European stocks closed lower Monday as investors digested an escalation of tensions in the Middle East following an attack on Saudi oil production.
The pan-European Stoxx 600 closed provisionally about 0.4% lower. Household goods fell over 1% to lead losses while oil and gas stocks surged 3% as crude prices soared following the oil attack in Saudi Arabia.
Oil prices surged overnight after drone attacks at the weekend hit major oil production facilities in Saudi Arabia, effectively wiping out 5% of global supply. Brent crude hit its highest intra-day percentage gain on record, last trading more than 10% higher at $66.52 a barrel.
President Donald Trump said the U.S. is "locked and loaded" and was waiting to hear from Saudi Arabia as to the next steps, sparking fears of imminent military confrontation.
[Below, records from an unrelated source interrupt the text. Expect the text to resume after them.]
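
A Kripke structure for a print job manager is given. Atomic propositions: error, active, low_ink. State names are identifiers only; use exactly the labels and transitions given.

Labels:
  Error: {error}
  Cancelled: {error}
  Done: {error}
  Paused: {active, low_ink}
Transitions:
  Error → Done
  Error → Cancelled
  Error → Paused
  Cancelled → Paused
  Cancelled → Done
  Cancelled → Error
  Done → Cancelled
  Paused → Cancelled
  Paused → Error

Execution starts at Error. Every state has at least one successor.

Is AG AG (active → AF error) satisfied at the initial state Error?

States satisfying AG (active → AF error): {Error, Cancelled, Done, Paused}.
States satisfying AG AG (active → AF error): {Error, Cancelled, Done, Paused}.
Every state reachable from Error satisfies AG (active → AF error).
Error ∈ Sat(AG AG (active → AF error)).

Satisfied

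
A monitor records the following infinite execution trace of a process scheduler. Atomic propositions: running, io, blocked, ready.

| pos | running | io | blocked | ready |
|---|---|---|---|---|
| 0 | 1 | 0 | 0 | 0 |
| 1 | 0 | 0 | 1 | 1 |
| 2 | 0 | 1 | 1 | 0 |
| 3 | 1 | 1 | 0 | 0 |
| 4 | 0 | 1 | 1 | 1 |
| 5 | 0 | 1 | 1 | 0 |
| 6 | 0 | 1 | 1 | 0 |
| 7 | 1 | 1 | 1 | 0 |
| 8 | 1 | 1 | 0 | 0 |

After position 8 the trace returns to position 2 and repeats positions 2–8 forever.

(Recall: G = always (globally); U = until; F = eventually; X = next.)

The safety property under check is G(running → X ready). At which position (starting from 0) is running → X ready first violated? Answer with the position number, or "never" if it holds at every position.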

Trump also authorized the release of U.S. oil reserves to help maintain global supply.
Washington has placed the blame for the attacks squarely on Iran — a claim Tehran has disputed. The Saudi-led military coalition battling Yemen's Houthi movement said Monday that its initial findings showed the attacks were carried out with Iranian weapons and not launched from Yemen. U.S. Secretary of Energy Rick Perry told CNBC on Monday that a coalition of countries should be formed to "put a stop to Iran's malign activity."
Elsewhere, data revealed Chinese industrial output for August grew at its slowest pace for 17.5 years. Chinese Premier Li Kequiang said it is "very difficult" for China's economy to grow at a rate of 6% or more, due it its high starting base and a turbulent international backdrop.
On Wall Street, stocks slid as fears of a global economic slowdown grew amid the surge in oil prices. The Dow Jones Industrial Average fell over 100 points, while the S&P 500 and Nasdaq indexes were both in negative territory.
Back in Europe, U.K. Prime Minister Boris Johnson met with European Commission Jean-Claude Juncker in Luxembourg on Monday, who said he reminded Johnson that it was now up to the British government to offer a solution to the Brexit impasse.
Meanwhile in Italy, reports suggested that former Prime Minister Matteo Renzi is planning to break away from the ruling Democratic Party (PD) to set up a new centrist movement, complicating the new coalition between the PD and the anti-establishment Five Star Movement (M5S).
In corporate news, Axel Springer is planning layoffs as part of a cost-cutting effort after U.S. investment firm KKR became its largest shareholder, the German media group's chief executive said in an interview published Sunday by the Sueddeutsche Zeitung.
After the board of the London Stock Exchange (LSE) rejected a proposed $36.6 billion takeover offer from Hong Kong Exchanges and Clearing (HKEX), the Asian trading house has arranged meetings with LSE investors in a bid to curry favor, raising the prospect of a hostile takeover, according to Reuters. LSE shares fell over 2%.
Benetton holding company Edizione, which has a controlling 30.25% stake in Italian infrastructure giant Atlantia, expressed its dismay on Sunday following allegations of safety violations by Atlantia. Police on Friday revealed that evidence of falsified safety reports had been discovered as part of a probe of a deadly bridge collapse in Genoa last year.
Atlantia shares slid nearly 8% to the bottom of the Stoxx 600 on the back of Friday's arrests. AMS fell more than 2% after the management and supervisory boards of Osram Licht, which is subject to a takeover offer from the Austrian chipmaker, expressed concerns about its strategy.
Politico reported that the World Trade Organization (WTO) will rule in favor of the U.S. in a long-running dispute with the European Union over its subsidies granted to aerospace giant Airbus. The decision would give Washington a green light to impose billions of euros in punitive tariffs on EU products. Shares of Air France KLM, Airbus and Lufthansa lost around 3% each.